5
Earu
3y

Am I the only one to think companies asking questions such as those for technical interviews don’t understand what software engineering/development is about ?

- How many layers does a webservice have?
- What framework do you use for unit testing ?
- How do you do dependency injection ?

Essentially questions that they deem black and white but really aren’t. Besides isn’t the core of the work to just adapt and learn while being smart about what things you implement ? I don’t get these questions for me it’s a sign that a company doesn’t understand the work I’ll be doing.

I think for a technical interview I’d much rather spend my time on a difficult algo question in the language of my choice for 30mins - 1h than 20mins answering close minded questions that don’t have to be.

This rant is mostly due to the fact I’ve done a few interviews with two companies and both behaved like that, I’m 100% certain I had the skills to do the jobs they were offering me (they both contacted me first) but both ended up denying me because my knowledge on their specific questions wasn’t detailed enough. I could have learnt their stack in about a week so I don’t know why that mentality exists.

I might be wrong about the core of the work though… what do you think?

Comments
  • 0
    Being able to code something does not imply that you understand the ideas behind what you are coding.

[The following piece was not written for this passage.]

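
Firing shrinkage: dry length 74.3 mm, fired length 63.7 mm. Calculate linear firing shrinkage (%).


FS = (74.3 - 63.7) / 74.3 * 100 = 14.27%

14.27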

    I have done interviews in the past, and this is my take:
    Juniors just code - they test new idea by coding first, thinking never.
    Middle can code, and understand the ideas they are using. New ideas confuse them, and they usualy stick to old ideas bc they work.
    Seniors can evaluate new and current ideas and decide which ones to use. Then implement them from scratch.
  • 2
    @magicmirror I do agree with your categories, I usually just take into account everything that I know look for new techs and stuff before doing anything. Can’t say I’ll implement everything from scratch unless there is something like heavy workloads or a specific demand that can’t be used with other existing techs though. Not sure if it’s an exaggeration but surely there’s no point in reinventing the wheel each time unless needed.
  • 1
    @Earu You probably did not understand the "from scratch".
    Nobody wants you to rebuild mysql, mongo, kafka/rabbitmq or nginx/apache. But you can use those, plus something like nodeJs + angular and then build a Fullstack Custum Web App.